Подошел молодой мужчина, продал десять долларов. Я подождал, пока он уйдет, и продолжил:

— Жаль, что ты не можешь дать гарантий, что не начнешь выкручивать мне руки, когда я приду с товаром. Типа клиенты отказались, давай за десять…

— Не будет этого, — заверил меня валютчик. — Ты мне еще пригодишься. Так что, на неделе привезешь?

— Один пак, потом — больше, — пообещал я, смекнув, что все равно нет денег на такую большую партию, да и не стоит играть по-крупному с непроверенным заказчиком.

— И откуда ты взялся такой прохаванный. Не пацан, а инкарнация старого еврея-ростовщика.

Я засмеялся и сказал, имитируя одесский акцент:

— Таки это г’асценивать как комплимент?

— Таки да.

К валютчику пришли муж с женой менять крупную сумму денег: жена действовала, муж стоял на стреме. Я помахал рукой и удалился. Можно ли ему доверять? Нет, потому что доверять нельзя никому, и на сделку придется брать взрослых, чтобы подстраховали.

Возле ларька я заметил беспризорников: тощих девочку лет шести-семи и мальчишку постарше. Оба белобрысые, веснушчатые, со вздернутыми носами — сразу видно: брат и сестра. Девочка ела пирожок, мальчишка наблюдал за ней, сглатывая слюну.

Еще не наступило время изобилия, когда зажравшиеся беспризорники питались сникерсами и запивали колой, сейчас они действительно голодали, были тощими, их животы раздулись — не от голода, от полугнилых фруктов, которые они собирали на полу после закрытия рынка.

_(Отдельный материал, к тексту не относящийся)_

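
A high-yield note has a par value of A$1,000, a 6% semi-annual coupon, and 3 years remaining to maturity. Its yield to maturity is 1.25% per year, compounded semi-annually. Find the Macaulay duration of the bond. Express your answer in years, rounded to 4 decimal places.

2.8054 years

Periodic yield y = 0.00625. Discount each cash flow and weight by its period:
  t   CF        PV=CF/(1+0.00625)^t    t·PV
  1        30.00        29.8137        29.8137
  2        30.00        29.6285        59.2570
  3        30.00        29.4445        88.3334
  4        30.00        29.2616       117.0463
  5        30.00        29.0798       145.3991
  6     1,030.00       992.2060     5,953.2362
  Σ                  1,139.4340     6,393.0856
Price P = Σ PV = 1,139.4340.
Macaulay duration = Σ(t·PV) / P = 6,393.0856 / 1,139.4340 = 5.61076 half-year periods.
In years: 5.61076 / 2 = 2.80538 years.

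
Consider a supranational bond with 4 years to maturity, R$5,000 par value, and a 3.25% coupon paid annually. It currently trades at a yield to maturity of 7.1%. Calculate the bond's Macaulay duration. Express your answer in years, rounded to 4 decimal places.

3.7998 years

Periodic yield y = 0.071. Discount each cash flow and weight by its year:
  t   CF        PV=CF/(1+0.071)^t    t·PV
  1       162.50       151.7274       151.7274
  2       162.50       141.6689       283.3377
  3       162.50       132.2772       396.8316
  4     5,162.50     3,923.7577    15,695.0308
  Σ                  4,349.4311    16,526.9275
Price P = Σ PV = 4,349.4311.
Macaulay duration = Σ(t·PV) / P = 16,526.9275 / 4,349.4311 = 3.79979 years.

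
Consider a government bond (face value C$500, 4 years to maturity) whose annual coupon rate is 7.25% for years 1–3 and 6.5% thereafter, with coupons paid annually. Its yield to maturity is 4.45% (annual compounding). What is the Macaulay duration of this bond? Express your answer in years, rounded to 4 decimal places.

Periodic yield y = 0.0445. Discount each cash flow and weight by its year:
  t   CF        PV=CF/(1+0.0445)^t    t·PV
  1        36.25        34.7056        34.7056
  2        36.25        33.2270        66.4540
  3        36.25        31.8114        95.4342
  4       532.50       447.3895     1,789.5582
  Σ                    547.1335     1,986.1520
Price P = Σ PV = 547.1335.
Macaulay duration = Σ(t·PV) / P = 1,986.1520 / 547.1335 = 3.63010 years.

3.6301 years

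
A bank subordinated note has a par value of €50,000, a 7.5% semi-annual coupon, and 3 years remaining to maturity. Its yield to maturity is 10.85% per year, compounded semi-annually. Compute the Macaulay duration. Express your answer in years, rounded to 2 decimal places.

2.73 years

Periodic yield y = 0.05425. Discount each cash flow and weight by its period:
  t   CF        PV=CF/(1+0.05425)^t    t·PV
  1     1,875.00     1,778.5155     1,778.5155
  2     1,875.00     1,686.9960     3,373.9920
  3     1,875.00     1,600.1859     4,800.5577
  4     1,875.00     1,517.8429     6,071.3717
  5     1,875.00     1,439.7372     7,198.6860
  6    51,875.00    37,783.0012   226,698.0070
  Σ                 45,806.2787   249,921.1299
Price P = Σ PV = 45,806.2787.
Macaulay duration = Σ(t·PV) / P = 249,921.1299 / 45,806.2787 = 5.45605 half-year periods.
In years: 5.45605 / 2 = 2.72802 years.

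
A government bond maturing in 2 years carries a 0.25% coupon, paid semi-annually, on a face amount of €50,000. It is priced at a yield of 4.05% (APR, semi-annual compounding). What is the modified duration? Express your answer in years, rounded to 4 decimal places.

1.9565 years

Periodic yield y = 0.02025. First find Macaulay duration:
  t   CF        PV=CF/(1+0.02025)^t    t·PV
  1        62.50        61.2595        61.2595
  2        62.50        60.0436       120.0872
  3        62.50        58.8519       176.5556
  4    50,062.50    46,204.6963   184,818.7850
  Σ                 46,384.8512   185,176.6874
P = 46,384.8512; Macaulay duration = 185,176.6874 / 46,384.8512 = 3.99218 half-year periods = 1.99609 years.
Modified duration = D_Mac / (1 + y) = 1.99609 / 1.02025 = 1.95647 years.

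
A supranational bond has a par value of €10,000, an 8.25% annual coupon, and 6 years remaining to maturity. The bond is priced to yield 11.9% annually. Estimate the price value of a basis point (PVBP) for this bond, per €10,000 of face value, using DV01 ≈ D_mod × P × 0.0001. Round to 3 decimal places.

€3.696

Periodic yield y = 0.119.
  t   CF        PV=CF/(1+0.119)^t    t·PV
  1       825.00       737.2654       737.2654
  2       825.00       658.8610     1,317.7219
  3       825.00       588.7944     1,766.3833
  4       825.00       526.1791     2,104.7164
  5       825.00       470.2226     2,351.1131
  6    10,825.00     5,513.7540    33,082.5240
  Σ                  8,495.0765    41,359.7241
P = 8,495.0765; D_Mac = 4.86867 yrs; D_mod = 4.35091 yrs.
DV01 ≈ 4.35091 × 8,495.0765 × 0.0001 = 3.696133.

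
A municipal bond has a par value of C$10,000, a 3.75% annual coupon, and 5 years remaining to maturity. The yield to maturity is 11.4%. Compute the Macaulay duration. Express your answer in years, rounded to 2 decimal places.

4.58 years

Periodic yield y = 0.114. Discount each cash flow and weight by its year:
  t   CF        PV=CF/(1+0.114)^t    t·PV
  1       375.00       336.6248       336.6248
  2       375.00       302.1766       604.3533
  3       375.00       271.2537       813.7611
  4       375.00       243.4953       973.9810
  5    10,375.00     6,047.3089    30,236.5444
  Σ                  7,200.8593    32,965.2646
Price P = Σ PV = 7,200.8593.
Macaulay duration = Σ(t·PV) / P = 32,965.2646 / 7,200.8593 = 4.57796 years.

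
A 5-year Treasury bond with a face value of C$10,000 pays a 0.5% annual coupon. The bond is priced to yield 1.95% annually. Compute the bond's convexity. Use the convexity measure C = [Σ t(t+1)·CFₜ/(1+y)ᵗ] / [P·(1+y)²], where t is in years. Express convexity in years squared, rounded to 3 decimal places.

28.467

With y = 0.0195:
  t   CF        PV=CF/(1+0.0195)^t    t·PV        t(t+1)·PV
  1        50.00        49.0436        49.0436          98.0873
  2        50.00        48.1056        96.2112         288.6335
  3        50.00        47.1855       141.5564         566.2257
  4        50.00        46.2830       185.1318         925.6591
  5    10,050.00     9,124.9378    45,624.6888     273,748.1330
  Σ                  9,315.5554    46,096.6319     275,626.7386
P = 9,315.5554.
Convexity = Σ t(t+1)·PV / [P·(1+y)²] = 275,626.7386 / (9,315.5554 × 1.039380) = 28.46677.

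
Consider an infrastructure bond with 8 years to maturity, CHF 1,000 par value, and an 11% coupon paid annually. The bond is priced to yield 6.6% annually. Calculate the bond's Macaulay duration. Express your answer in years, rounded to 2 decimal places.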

Девочка съела половину пирожка, оставшуюся с явным сожалением отдала брату, а сама устремилась к пожилой женщине такой грудастой, что она, опираясь на трость, чуть нагибалась вперед. Девочка подбежала к ней, подергала за рукав и протянула одну руку — типа подай копеечку, а вторую сунула в корзинку с покупками, зашарила там.

Тетка сразу просекла, что к чему, схватила беспризорницу сперва за руку, потом — за ухо и стала бить корзинкой, голося:

— Толик! Зови милицию! То-лик! Грабят!

Брат заметил, что сестра в беде, и ринулся на помощь, повис на руке женщины. Вот он, удачный момент. Я побежал к месту разборки, отшвырнул пацана, который собрался кусаться, перехватил руку женщины, сжал запястье. Пальцы ее ослабли, девочка выскользнула, но теперь я взял ее за локоть.

— Извините, это больше не повторится, — заверил я грудастую и наорал на девочку, удаляясь: — Настя! Ну сколько можно, выпорю!

Тетка кудахтала за спиной, девочка шмыгала носом, свободной рукой держась за красное ухо. Ее брат шел следом, не зная, чего от меня ждать, а соответственно, что делать.

Когда тетка скрылась из вида, я завел девочку за ларек с квасом, остановился у стены, сел перед малышкой на корточки, чтобы быть с ней вровень.

— Больно? Дай посмотрю.

— Чуть не оторвала! — пожаловалась девочка и убрала руку от уха. — Я не Настя!

Ухо было алым и вроде — оттопыренным больше, чем другое.

— Тетка-то этого не знает. Я так сказал, чтобы она подумала, что я твой брат, собираюсь тебя наказывать, и отстала. Не надо воровать. Менты загребут и в колонию отправят.